Feedback ist ein weitaus komplexeres Thema als man zuerst annehmen würde. Nicht umsonst gibt es Personengruppen, die Wochen und Monate daran studieren. Aus der eigenen Erfahrung müssen wir zugeben: Feedback ist ein schwieriges Feld und auch nach jahrelanger Übung gibt es immer noch Situationen, in denen wir dazu lernen.

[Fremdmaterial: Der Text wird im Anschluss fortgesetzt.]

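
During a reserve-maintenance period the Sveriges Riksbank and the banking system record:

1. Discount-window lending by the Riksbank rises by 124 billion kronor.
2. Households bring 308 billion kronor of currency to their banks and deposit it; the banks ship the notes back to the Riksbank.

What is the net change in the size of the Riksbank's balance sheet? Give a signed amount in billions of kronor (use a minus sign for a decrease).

+124 billion

Riksbank balance sheet:
  Assets:      Loans to banks +124B
  Liabilities: Bank reserves +432B, Currency in circulation −308B
Commercial banking system:
  Assets:      Reserves at CB +432B
  Liabilities: Checkable deposits +308B, Borrowings from CB +124B
Change in total Riksbank assets = +124 billion.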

Trotzdem ist Feedback und Feedbackkultur ein essentieller Bestandteil des Lernens von Individuen und Gruppen. Deshalb lohnt es sich, den extra Weg zu gehen und sich mit den Grundlagen zu beschäftigen.

Als Profis können wir mit gutem Feedback die Compliance unserer Schüler sicherstellen und Ihnen ein gutes Lernerlebnis ermöglichen. Das hebt uns von der breiten Masse ab und stellt somit auch den wirtschaftlichen Erfolg des Centers sicher.

Pro Tip zum Schluss: Auch als Instruktor dürft ihr Feedback von euren Teilnehmern einfordern. Am besten in einer konstruktiven und umsetzbaren Form. Bspw: Was hat euch gut gefallen und möchtet ihr öfter machen? Was hättet ihr lieber anders gehabt?

In diesem Sinne: Stay safe und gut Luft!